MINOLI E IL DVD SULL'UNITA' D'ITALIA
L'UNITA D'ITALIA AGIOGRAFICA E UN PO' LEGHISTA
Nei giorni scorsi è stato distribuito gratuitamente nelle
scuole superiori che aderiscono all’iniziativa “Il quotidiano in classe” un dvd
di Giovanni Minoli sull’Unità d’Italia, a 150 anni dalla fatidica data. Si
tratta, presumibilmente, dello stesso filmato andato in onda nei giorni scorsi
sugli schermi di Rai Due, per la serie “La storia siamo noi”.
L’iniziativa, in sé, è senz’altro lodevole, visto che tende ad
evidenziare l’importanza di un evento che ha cambiato l’esistenza di tutti noi.
Peccato, però, che il contenuto del dvd sia davvero deludente.
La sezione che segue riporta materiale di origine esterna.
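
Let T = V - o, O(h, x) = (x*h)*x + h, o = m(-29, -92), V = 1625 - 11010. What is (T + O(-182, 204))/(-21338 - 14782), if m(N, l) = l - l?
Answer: 2527893/12040 ≈ 209.96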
Siamo ancora
fermi nell’ambito della solita agiografia risorgimentale, che presenta un
carrellata di personaggi dalle virtù eroiche, santini laici senza macchia, da
custodire in un pahtheon profano. Persino Vittorio Emauele II, che pure non ebbe
nemmeno la delicatezza di trasformarsi in Vittorio Emanuele I Re d’Italia, per
rispetto dei suoi nuovi sudditi, appare animato da una sublime e disinteressata
dedizione alla causa nazionale. Per non parlare, poi, dei vari Cavour e di certi
personaggi che pure subito bollarono il Sud come peggio dell’Africa.
Insomma, la ricostruzione appare così melensa e zuccherosa da
sembrare persino per molti versi inverosimile. Ritroviamo l’antica immagine del
Sud arretrato e bisogno di aiuto, l’idea di un governo borbonico inefficiente e
malvagio, a dispetto di certe argomentate rivalutazioni di Ferdinando II, la
divisione tra buoni e cattivi.
Su altre vicende legate all’unità, poi, silenzio assoluto. Ci
riferiamo, ad esempio, al brigantaggio e alla feroce repressione sabauda, che ha
fatto migliaia e migliaia di morti, per anni, alle promesse di giustizia sociale
negate dal trionfo della logica gattopardesca della continuazione sotto mentite
spoglie, ai tanti furbi che passarono tranquillamente dalla casacca borbonica a
quella italiana, come prezzo del tradimento, alle deportazioni dei meridionali
fedeli alla vecchia dinastia in luoghi terribili come Fenestrelle, in provincia
di Torino.
Quisquilie, insomma, per Minoli e gli storici da lui
interpellati, alle quali potremmo aggiungere il tracollo dell’industria e
dell’economia meridionale, piegate alle logiche nordiste, e il consolidamento
della pratica trasformistica.
Non manca, poi, una spruzzata di politicamente corretto in
salsa leghista. Ed ecco, così, il ruolo assegnato a Carlo Cattaneo, che in una
scena appare intento a difendere le ragioni dei popoli lombardi contro
l’annessione piemontese. Una storia, insomma, riletta con un occhio ai
cambiamenti in atto nella nostra nazione, nella quale non si concede nulla alle
ragioni dei meridionali, ma molto, tanto per cambiare, a quelle settentrionali.
I Mille, con le loro schiere lombarde, hanno messo in moto la macchina
dell’unità, ma oggi è tempo di autodeterminazione, di federalismo, di rifiuto
delle logiche centraliste. Chiaro il messaggio?
Eppure non ci voleva molto a raccontare le vere ragioni
dell’Unità, a ricostruire la storia di una nazione nata per motivazioni spesso
poco nobili, ma che rappresenta un patrimonio da non disperdere, oggi più che
mai prezioso, pur con tutti i suoi difetti d’origine. Non è nascondendo la
polvere sotto il tappeto che si pulisce la stanza. Oggi i limiti del
Risorgimento sono sempre più evidenti, come anche la delusione delle classi meno
abbienti, dei contadini che speravano di potersi ritrovare finalmente padroni di
un pezzo di terra. Ma Garibaldi fu spedito a Caprera, tolto di mezzo con la
sceneggiata di Teano dall’ineffabile Vittorio Emanuele, rimasto sempre secondo,
a dispetto di tutto. Tanto rumore per nulla, pensarono molti meridionali,
costretti a fare i conti con la piemontesizzazione coatta, con un accentramento
di tipo francese che rassicurava le classi dominanti, con carenze e ritardi che
dovevano arrivare fino ai giorni nostri. Di questa storia vera non c’è traccia;
solo agiografia e retorica. Peccato!